Activist in Bid to Find Whereabouts of Detained Chinese Rights Lawyer Wang Yu

A Chinese lawyer has filed a formal information request to police in the northern city of Tianjin in a bid to find out the whereabouts of his lawyer, detained rights attorney Wang Yu, who has been held at an unknown location since the start of a nationwide crackdown on the legal profession.

Yu Wensheng filed the freedom of information request online on Saturday, calling on Tianjin police to reveal her location, and what crimes she is suspected of committing.

“Nobody knows what has happened to Wang Yu, and we only know that she was criminally detained through the media,” Yu told RFA. “Even her relatives and her defense attorneys don’t know.”

“Wang Yu was also my defense attorney, and because I am currently out on bail, from a legal perspective, I have an interest in her case, and I also believe I have a duty to understand her whereabouts and the nature of the charges against her,” he said.

“That’s why I filed the freedom of information request with the police.”

Since Wang’s detention amid a night-time raid on the Beijing-based Fengrui law firm onJuly 10, at least 255 lawyers, paralegals and legal support staff have been detained or questioned by Chinese police, the Hong Kong-based Chinese Human Rights Lawyers Concern Group said in a statement on its website.

Lawyers in undisclosed locations

Of those, 230 have since been released, but 12 lawyers and three non-lawyers are still being held in undisclosed locations, including Wang Yu, her husband Bao Longjun, and Fengrui colleagues Wang Quanzhang, Huang Liqun and Zhou Shifeng, it said.

China’s tightly controlled state media has accused the Fengrui lawyers of “troublemaking” and seeking to incite mass incidents by publicizing cases where they defend some of the most vulnerable groups in society.

According to Yu, the lack of information about Wang’s whereabouts contravenes China’s Criminal Procedure Law. “Such a large-scale detention of lawyers is also in breach of legal procedural regulations,” he said.

“I think they are trying to create a climate of fear for lawyers, so that some of them won’t dare to speak out, or may not take on human rights cases,” Yu said. “But I don’t think they will succeed in their aim.”

“Maybe some rights lawyers will be silenced, but even more will rise up in opposition, and still more will want to enter the profession of human rights lawyers,” he said.

Rights lawyer Chen Jiangang said that information on the whereabouts of detainees should be given to relatives and lawyers as a matter of course.

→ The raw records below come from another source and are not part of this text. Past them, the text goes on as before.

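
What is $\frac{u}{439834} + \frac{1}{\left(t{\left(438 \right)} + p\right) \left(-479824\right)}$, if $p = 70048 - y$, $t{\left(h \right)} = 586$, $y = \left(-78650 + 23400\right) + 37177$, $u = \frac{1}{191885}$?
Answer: $- \frac{20916899761}{1796137944848576488560} \approx -1.1645 \cdot 10^{-11}$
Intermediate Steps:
$u = \frac{1}{191885} \approx 5.2115 \cdot 10^{-6}$
$y = -18073$ ($y = -55250 + 37177 = -18073$)
$p = 88121$ ($p = 70048 - -18073 = 70048 + 18073 = 88121$)
$\frac{u}{439834} + \frac{1}{\left(t{\left(438 \right)} + p\right) \left(-479824\right)} = \frac{1}{191885 \cdot 439834} + \frac{1}{\left(586 + 88121\right) \left(-479824\right)} = \frac{1}{191885} \cdot \frac{1}{439834} + \frac{1}{88707} \left(- \frac{1}{479824}\right) = \frac{1}{84397547090} + \frac{1}{88707} \left(- \frac{1}{479824}\right) = \frac{1}{84397547090} - \frac{1}{42563747568} = - \frac{20916899761}{1796137944848576488560}$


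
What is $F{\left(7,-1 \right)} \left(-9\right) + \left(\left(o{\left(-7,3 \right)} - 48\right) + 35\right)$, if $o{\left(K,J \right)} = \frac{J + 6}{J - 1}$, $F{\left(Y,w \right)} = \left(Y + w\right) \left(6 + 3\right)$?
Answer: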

“Nobody should have to apply for it,” Chen said. “The police should formally notify the families within a time period specified by law, but China’s police don’t abide by the law at all nowadays.”

“Every step they take is against the law now.”

Fearless 'warrior' Wang

An officer who answered the phone at the Tianjin police department declined to comment on the case.

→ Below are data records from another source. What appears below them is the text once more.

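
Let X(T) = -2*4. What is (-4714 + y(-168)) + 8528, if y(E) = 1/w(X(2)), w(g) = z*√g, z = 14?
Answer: 3814 - I*√2/56 ≈ 3814.0 - 0.025254*I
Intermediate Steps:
X(T) = -8
w(g) = 14*√g
y(E) = -I*√2/56 (y(E) = 1/(14*√(-8)) = 1/(14*(2*I*√2)) = 1/(28*I*√2) = -I*√2/56)
(-4714 + y(-168)) + 8528 = (-4714 - I*√2/56) + 8528 = 3814 - I*√2/56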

“For freedom of information requests, you need to contact the complaints department, or you can call them and try,” the officer said. “I don’t really know about this.”

The overseas-based Chinese Human Rights Defenders (CHRD) group said Wang Yu is described by those who know her as a courageous and fearless “warrior.”

“She has raced to the front lines of rights defense work in China to provide legal aid to those in need, regardless of how difficult or politically sensitive a case is,” it said in a statement on its website.

Wang has represented activists, scholars, members of the banned Falun Gong spiritual group, farmers who lost their land, forced evictees and petitioners seeking to protect their rights, those of women and children, and the right to freedom of religion, housing and of expression, CHRD said.

“Wang Yu has frequently been harassed, threatened, searched, and physically assaulted by police since she began to take on rights abuse cases in 2011,” it said

Meanwhile, authorities in the southern Chinese province of Guangdong detained rights activist Jia Pin after he tried to attend the subversion trial of the Guangzhou Three rights activists last week.

“Jia Pin turned out in support at the trial of Tang Jingling, and he was taken away by police at the gates to the court along with a lot of other people … from across the country,” a friend of Jia’s who asked to remain anonymous told RFA. “They are all safe and we have heard from all of them now, except for Jia Pin.”

“He was taken onto a train by six state security police officers, for escort back to his hometown, and we were able to talk with him by phone while he was on the train, but after he got off the train, they moved him to a state security police building in Nanyang, Henan province,” the friend said.

“There has been no word from him since, and we are all very worried; Jia Pin has done a lot of rights activism and the state security police from Nanyang have never come looking for him before, so we think things could go very badly for him this time,” the friend said.

Reported by Yang Fan for RFA’s Mandarin Service, and by Ka Pa and Dai Weisen for the Cantonese Service. Translated and written in English by Luisetta Mudie.